ここはもう、実家みたいな場所だった。店主も店母も、私を迎えてくれるその温かさが、何より安心できる。
「いつものでいい?」
「はい、お願いします」
―――真葉音(語り)
わたしは夜に注文した刀削麺を待ちながら、昼に食べた刀削麺を思い返していた。
初めての壮築楼。初めての烈火刀削麺。あのときの味の余韻が、まだ舌の奥に残っている。
本くんが、流れるような所作で烈火刀削麺と拉麺を交換してくれたこと。
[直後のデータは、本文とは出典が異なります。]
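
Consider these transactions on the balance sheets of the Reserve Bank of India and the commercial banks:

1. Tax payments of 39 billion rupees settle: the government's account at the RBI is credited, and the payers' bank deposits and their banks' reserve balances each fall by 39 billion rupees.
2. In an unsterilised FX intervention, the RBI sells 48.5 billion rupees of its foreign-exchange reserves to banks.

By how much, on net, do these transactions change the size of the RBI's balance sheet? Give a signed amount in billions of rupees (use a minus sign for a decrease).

-48.5 billion

RBI balance sheet:
  Assets:      Foreign assets −48.5B
  Liabilities: Bank reserves −87.5B, Government deposits +39B
Change in total RBI assets = -48.5 billion.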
膳を両手に運ぶ背中の姿。
そのとき見た景色が、ふっと頭に浮かぶ。
そして次に、和尚さまの声が耳の奥で響いた。
「運命の人だね」
「・・・いやあ、ないないないない・・・」
独り言で返すと、店母がちょうどそのタイミングで刀削麺を置いた。
「はい、刀削麺」
―――店のドアが開く音。
「あ、おかえり~(厨房に向かって)刀削麺1つ~」
「はーい」
店母さんが、注文を確認せずに厨房に声をかけるのは、常連である私だけの特権だった。
「ただいま」
聞き覚えのある声が、カウンターに届いた。
「え!」
目を向けると、本くんが立っている。
「本くんも常連だったの?」
「いや、ここ、俺の実家」
―――胸の奥に、昼の運命と夜の帰属感が、同時にじんわりと暖かく広がった。
「え!!!」
店母が目を細める。
「あら、知り合いだったの?」
「同門」
「まあ、すごい運命ね!」
真葉音・本:「ないないないない・・・」
―――真葉音(語り)
私は朝も昼も夜も刀削麺を食べながら、刀削麺な運命の出会いを妄想する女。
運命って、偶然を待つものじゃなくて、そっと隣にいてくれるものなのかもしれない。
なんて、ないないないない・・・。